Cancer Sci. 2009 Feb;100(2):349-56. PMID: 19200260
Management strategies of chronic phase chronic myelogenous leukemia (CML) have been revolutionized due to the discovery of a selective tyrosine kinase inhibitor, imatinib (Gleevec, STI571), which is substantially improving median survival. However, emergence of imatinib-resistance has put up a serious problem that requires novel treatment methods. Catechins, polyphenolic compounds in green tea, are gathering much attention due to their potential antitumor effects. So far (-)-epigallocatechin-3-gallate (EGCG), the most abundant component of catechin, has been shown to cause typical apoptosis in several tumor cell lines in most cases through activation of caspases. In this study, we showed that EGCG predominantly caused necrosis-like cell death via a caspase-independent mechanism in CML cells, K562 and C2F8, whereas imatinib induced the typical apoptotic cell death.
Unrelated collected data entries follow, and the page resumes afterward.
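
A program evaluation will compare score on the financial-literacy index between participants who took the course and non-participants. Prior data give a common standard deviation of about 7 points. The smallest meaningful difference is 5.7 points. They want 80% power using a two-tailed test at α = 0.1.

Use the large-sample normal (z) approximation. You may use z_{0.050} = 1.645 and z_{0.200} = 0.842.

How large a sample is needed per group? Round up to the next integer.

n = 19 per group

n = (z_{α/2} + z_β)² · (σ₁² + σ₂²) / δ²
  = (1.645 + 0.842)² · (2·7² = 98) / 5.7²
  = 6.1852 · 98 / 32.49
  = 18.66
Round up → n = 19 per group.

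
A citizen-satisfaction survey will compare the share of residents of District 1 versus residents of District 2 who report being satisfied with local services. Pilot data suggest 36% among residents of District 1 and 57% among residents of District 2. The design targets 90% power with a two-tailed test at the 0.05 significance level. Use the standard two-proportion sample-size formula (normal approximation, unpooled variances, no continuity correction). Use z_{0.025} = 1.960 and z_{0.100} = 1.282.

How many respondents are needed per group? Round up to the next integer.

n = (z_{α/2} + z_β)² · [p₁(1−p₁) + p₂(1−p₂)] / (p₁ − p₂)²
  = (1.960 + 1.282)² · (0.36·0.64 + 0.57·0.43) / (-0.21)²
  = (3.242)² · (0.2304 + 0.2451) / 0.0441
  = 10.5106 · 0.4755 / 0.0441
  = 113.33
Round up → n = 114 per group.

n = 114 per group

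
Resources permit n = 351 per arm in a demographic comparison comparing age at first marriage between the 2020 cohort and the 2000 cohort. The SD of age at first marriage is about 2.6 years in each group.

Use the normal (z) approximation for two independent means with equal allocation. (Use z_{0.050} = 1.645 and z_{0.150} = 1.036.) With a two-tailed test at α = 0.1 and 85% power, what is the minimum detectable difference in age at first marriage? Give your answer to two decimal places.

δ = (z_{α/2} + z_β) · √((σ₁²+σ₂²)/n)
  = (1.645 + 1.036) · √(13.52/351)
  = 2.681 · √0.03852
  = 2.681 · 0.1963
  = 0.5262

Minimum detectable difference ≈ 0.53 years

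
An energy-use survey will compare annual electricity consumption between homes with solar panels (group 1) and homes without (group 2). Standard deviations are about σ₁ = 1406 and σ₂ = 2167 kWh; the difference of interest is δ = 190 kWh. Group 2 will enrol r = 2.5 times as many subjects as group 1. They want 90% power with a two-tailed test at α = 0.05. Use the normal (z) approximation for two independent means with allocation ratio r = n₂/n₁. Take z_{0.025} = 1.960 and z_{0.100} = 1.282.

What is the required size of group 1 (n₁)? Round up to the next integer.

n₁ = (z_{α/2} + z_β)² · (σ₁² + σ₂²/r) / δ²
   = (1.960 + 1.282)² · (1406² + 2167²/2.5) / 190²
   = 10.5106 · (1976836 + 1878355.6) / 36100
   = 10.5106 · 3855191.6 / 36100
   = 1122.44
Round up → n₁ = 1123; n₂ = r·n₁ = 2.5 × 1123 = 2808.

n₁ = 1123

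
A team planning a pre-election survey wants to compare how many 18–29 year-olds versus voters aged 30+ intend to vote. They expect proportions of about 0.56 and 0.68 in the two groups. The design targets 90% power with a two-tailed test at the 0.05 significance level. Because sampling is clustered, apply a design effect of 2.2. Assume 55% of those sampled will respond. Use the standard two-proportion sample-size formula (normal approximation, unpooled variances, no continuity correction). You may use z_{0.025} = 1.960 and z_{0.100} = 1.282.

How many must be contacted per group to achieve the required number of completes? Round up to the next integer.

n = (z_{α/2} + z_β)² · [p₁(1−p₁) + p₂(1−p₂)] / (p₁ − p₂)²
  = (1.960 + 1.282)² · (0.56·0.44 + 0.68·0.32) / (-0.12)²
  = (3.242)² · (0.2464 + 0.2176) / 0.0144
  = 10.5106 · 0.4640 / 0.0144
  = 338.67
Design effect: 2.2 × 338.67 = 745.08.
Adjust for 55% response: 745.08 / 0.55 = 1354.69.
Round up → n = 1355 per group.

n = 1355 per group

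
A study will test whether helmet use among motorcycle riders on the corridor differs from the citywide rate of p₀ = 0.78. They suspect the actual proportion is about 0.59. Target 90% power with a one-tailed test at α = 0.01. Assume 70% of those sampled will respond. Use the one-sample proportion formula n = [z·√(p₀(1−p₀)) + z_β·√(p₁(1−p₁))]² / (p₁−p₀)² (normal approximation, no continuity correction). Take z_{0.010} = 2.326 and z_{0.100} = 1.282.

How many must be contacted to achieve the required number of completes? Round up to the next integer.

n = 101

n = [z_α·√(p₀q₀) + z_β·√(p₁q₁)]² / (p₁ − p₀)²
  = [2.326·√(0.78·0.22) + 1.282·√(0.59·0.41)]² / (-0.19)²
  = [2.326·0.4142 + 1.282·0.4918]² / 0.0361
  = [1.5941]² / 0.0361
  = 70.39
Adjust for 70% response: 70.39 / 0.70 = 100.56.
Round up → n = 101.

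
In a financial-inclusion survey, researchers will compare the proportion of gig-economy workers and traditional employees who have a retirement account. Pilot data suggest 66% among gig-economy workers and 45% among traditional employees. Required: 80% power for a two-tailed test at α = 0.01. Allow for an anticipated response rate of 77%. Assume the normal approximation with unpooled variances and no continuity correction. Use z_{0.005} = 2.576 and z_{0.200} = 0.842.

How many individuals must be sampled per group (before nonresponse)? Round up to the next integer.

n = 163 per group

n = (z_{α/2} + z_β)² · [p₁(1−p₁) + p₂(1−p₂)] / (p₁ − p₂)²
  = (2.576 + 0.842)² · (0.66·0.34 + 0.45·0.55) / (0.21)²
  = (3.418)² · (0.2244 + 0.2475) / 0.0441
  = 11.6827 · 0.4719 / 0.0441
  = 125.01
Adjust for 77% response: 125.01 / 0.77 = 162.35.
Round up → n = 163 per group.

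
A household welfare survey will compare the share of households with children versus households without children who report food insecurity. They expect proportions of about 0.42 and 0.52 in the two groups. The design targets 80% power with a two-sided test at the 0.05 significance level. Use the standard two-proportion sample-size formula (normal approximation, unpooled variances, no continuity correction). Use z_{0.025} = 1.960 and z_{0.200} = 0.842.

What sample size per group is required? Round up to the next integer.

n = (z_{α/2} + z_β)² · [p₁(1−p₁) + p₂(1−p₂)] / (p₁ − p₂)²
  = (1.960 + 0.842)² · (0.42·0.58 + 0.52·0.48) / (-0.10)²
  = (2.802)² · (0.2436 + 0.2496) / 0.0100
  = 7.8512 · 0.4932 / 0.0100
  = 387.22
Round up → n = 388 per group.

n = 388 per group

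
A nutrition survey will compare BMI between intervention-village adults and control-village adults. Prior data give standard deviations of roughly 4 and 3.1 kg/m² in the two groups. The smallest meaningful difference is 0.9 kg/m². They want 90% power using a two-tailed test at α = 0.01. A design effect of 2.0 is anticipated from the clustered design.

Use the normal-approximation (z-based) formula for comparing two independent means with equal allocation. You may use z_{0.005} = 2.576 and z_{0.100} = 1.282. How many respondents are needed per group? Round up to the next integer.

n = 942 per group

n = (z_{α/2} + z_β)² · (σ₁² + σ₂²) / δ²
  = (2.576 + 1.282)² · (4² + 3.1² = 25.61) / 0.9²
  = 14.8842 · 25.61 / 0.81
  = 470.60
Design effect: 2.0 × 470.60 = 941.19.
Round up → n = 942 per group.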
Moreover, this caspase-independent cell death partially mediated the release of apoptosis-inducing factor, AIF, and serine protease, HtrA2/Omi, from the mitochondria to cytosol. In addition, EGCG enhanced the imatinib-induced cell death (P<0.01) resulting in additive cell death in K562 cells and EGCG alone, effectively reduced the viability of imatinib-resistant K562 cells (P<0.01). Catechin is a possible candidate for an antitumor agent that causes cell death in CML cells via a caspase-independent mechanism.